13. As against this, under Order IX, the Court is required to follow different procedure. Order IX, Rule 1 provides that on the day fixed in the summons for the defendant to appear and answer, the parties shall be in attendance at the Court house and suit shall then be heard unless the hearing is adjourned to a future day fixed by the Court. This means that suit is fixed for hearing and on the date of hearing if neither parties appears then the suit may be dismissed as provided under Order IX, Rule 3. If the defendant fails to appear on the date of hearing, the Court is required to pass an order that the suit be heard exparte and to proceed further with the hearing of the suit. This requires recording of evidence and to proceed with the matter. After recording evidence ex parte, the Court can pronounce judgment on the basis of the evidence which is brought by the plaintiff. In such cases, the suit is not disposed of as provided under Order VIII, Rule 5 or Rule 10 on the basis of the averments made in the plaint.

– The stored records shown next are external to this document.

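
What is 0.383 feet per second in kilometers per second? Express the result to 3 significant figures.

1 ft/s = 0.000304800 km/s.
Then 0.383 × 0.000304800 ≈ 0.000117 km/s.

0.000117 km/s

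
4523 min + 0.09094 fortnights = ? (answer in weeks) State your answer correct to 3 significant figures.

0.631 wk

4523 min = 0.448710 wk and 0.09094 fortnight = 0.181880 wk.
0.448710 + 0.181880 ≈ 0.631 wk.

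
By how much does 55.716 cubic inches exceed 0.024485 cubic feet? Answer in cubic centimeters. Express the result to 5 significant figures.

55.716 in³ = 913.022 cm³ and 0.024485 ft³ = 693.338 cm³.
913.022 − 693.338 ≈ 219.68 cm³.

219.68 cm³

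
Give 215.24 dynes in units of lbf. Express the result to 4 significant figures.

0.0004839 lbf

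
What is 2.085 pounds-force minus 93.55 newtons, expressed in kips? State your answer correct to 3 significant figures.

2.085 lbf = 0.00208500 kip and 93.55 N = 0.0210309 kip.
0.00208500 − 0.0210309 ≈ -0.0189 kip.

-0.0189 kip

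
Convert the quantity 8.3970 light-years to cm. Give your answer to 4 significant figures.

7.944e+18 centimeters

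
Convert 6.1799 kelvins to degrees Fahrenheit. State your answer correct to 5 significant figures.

-448.55 degrees Fahrenheit

K = (°F + 459.67) × 5/9.
Applying the formula gives -448.55 °F.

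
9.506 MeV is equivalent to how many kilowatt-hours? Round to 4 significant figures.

4.231e-19 kilowatt-hours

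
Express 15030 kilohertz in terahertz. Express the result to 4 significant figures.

1 kilohertz = 1.00000 × 10^-9 THz.
15030 × 1.00000 × 10^-9 ≈ 1.503 × 10^-5 THz.

1.503 × 10^-5 THz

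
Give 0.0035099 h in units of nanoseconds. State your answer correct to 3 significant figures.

1.26 × 10^10 ns

1 hour = 3.60000 × 10^12 ns.
So 0.0035099 × 3.60000 × 10^12 ≈ 1.26 × 10^10 ns.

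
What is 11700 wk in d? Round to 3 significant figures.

81900 days

1 wk = 7.00000 d.
Then 11700 × 7.00000 ≈ 81900 d.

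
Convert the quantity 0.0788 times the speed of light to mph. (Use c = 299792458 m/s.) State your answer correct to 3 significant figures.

5.28 × 10^7 mph

1 speed of light = 6.70617 × 10^8 miles per hour.
So 0.0788 × 6.70617 × 10^8 ≈ 5.28 × 10^7 mph.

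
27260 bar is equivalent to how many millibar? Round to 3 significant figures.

1 bar = 1000.00 mbar.
So 27260 × 1000.00 ≈ 2.73e+7 mbar.

2.73e+7 mbar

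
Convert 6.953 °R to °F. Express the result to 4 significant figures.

-452.7 degrees Fahrenheit

°R = °F + 459.67.
Applying the formula gives -452.7 °F.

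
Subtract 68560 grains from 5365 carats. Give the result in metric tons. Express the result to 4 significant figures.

-0.003370 metric tons

5365 ct = 0.00107300 t and 68560 gr = 0.00444261 t.
0.00107300 − 0.00444261 ≈ -0.003370 t.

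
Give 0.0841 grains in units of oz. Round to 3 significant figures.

1 grain = 0.00228571 oz.
Thus 0.0841 × 0.00228571 ≈ 0.000192 oz.

0.000192 oz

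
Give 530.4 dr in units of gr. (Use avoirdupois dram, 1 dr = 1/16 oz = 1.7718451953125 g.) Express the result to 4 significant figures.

1 dr = 27.34375 grains.
Then 530.4 × 27.34375 ≈ 14500 gr.

14500 grains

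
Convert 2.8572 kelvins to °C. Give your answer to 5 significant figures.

K = °C + 273.15.
Applying the formula gives -270.29 °C.

-270.29 °C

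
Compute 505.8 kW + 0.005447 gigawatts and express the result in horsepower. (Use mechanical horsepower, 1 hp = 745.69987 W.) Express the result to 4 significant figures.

7983 horsepower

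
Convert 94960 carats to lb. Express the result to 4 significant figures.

41.87 lb

1 carat = 0.000440925 pounds.
94960 × 0.000440925 ≈ 41.87 lb.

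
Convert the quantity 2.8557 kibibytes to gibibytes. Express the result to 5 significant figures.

2.7234 × 10^-6 GiB

1 kibibyte = 9.53674 × 10^-7 gibibytes.
Thus 2.8557 × 9.53674 × 10^-7 ≈ 2.7234 × 10^-6 GiB.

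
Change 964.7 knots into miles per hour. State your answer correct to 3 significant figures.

1 kn = 1.15078 mph.
So 964.7 × 1.15078 ≈ 1110 mph.

1110 mph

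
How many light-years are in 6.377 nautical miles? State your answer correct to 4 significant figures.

1 nmi = 1.95757e-13 light-years.
Then 6.377 × 1.95757e-13 ≈ 1.248e-12 ly.

1.248e-12 ly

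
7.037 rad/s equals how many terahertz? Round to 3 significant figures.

1 radian per second = 1.59155e-13 THz.
7.037 × 1.59155e-13 ≈ 1.12e-12 THz.

1.12e-12 terahertz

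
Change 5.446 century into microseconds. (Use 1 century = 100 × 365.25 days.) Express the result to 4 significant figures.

1 century = 3.15576 × 10^15 microseconds.
So 5.446 × 3.15576 × 10^15 ≈ 1.719 × 10^16 μs.

1.719 × 10^16 μs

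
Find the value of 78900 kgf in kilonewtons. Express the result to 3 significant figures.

1 kilogram-force = 0.00980665 kilonewtons.
78900 × 0.00980665 ≈ 774 kN.

774 kN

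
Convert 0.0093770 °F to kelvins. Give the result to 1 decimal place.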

14. Further, under Order IX, Rule 13, the defendant is entitled to file application for setting aside exparte decree on two grounds, namely (i) that the summons was not duly served and (ii) that he was prevented by any sufficient cause from appearing when the suit was called on for hearing. This also indicates that the suit is required to be fixed for hearing and on the date of hearing the defendant is absent.
15. In this view of the matter, in our view, application under Order IX, Rule 13 is not maintainable when the Court has passed a decree under Order VIII, Rule 5 or Rule 10 of the C.P.C. There is no provision in Order VIII for setting aside a decree passed under Rule 5 or 10 thereof for non-filing of Written Statement. The only remedy open in such cases is to file an appeal against such decree. Decree under Order VIII, Rule 5 or Rule 10 is passed because of the specific provisions under Order VIII that every allegation of fact in the plaint, if not denied specifically or by necessary implication or stated to be not admitted in the pleading of the defendant, then it shall be taken to be admitted except against a person under disability, and thereafter there is a provision that the Court has discretion to pronounce judgment on the basis of the facts contained in the plaint. This scheme is totally different from the scheme of passing ex parte decree under Order IX.
16. The reference stands disposed of accordingly.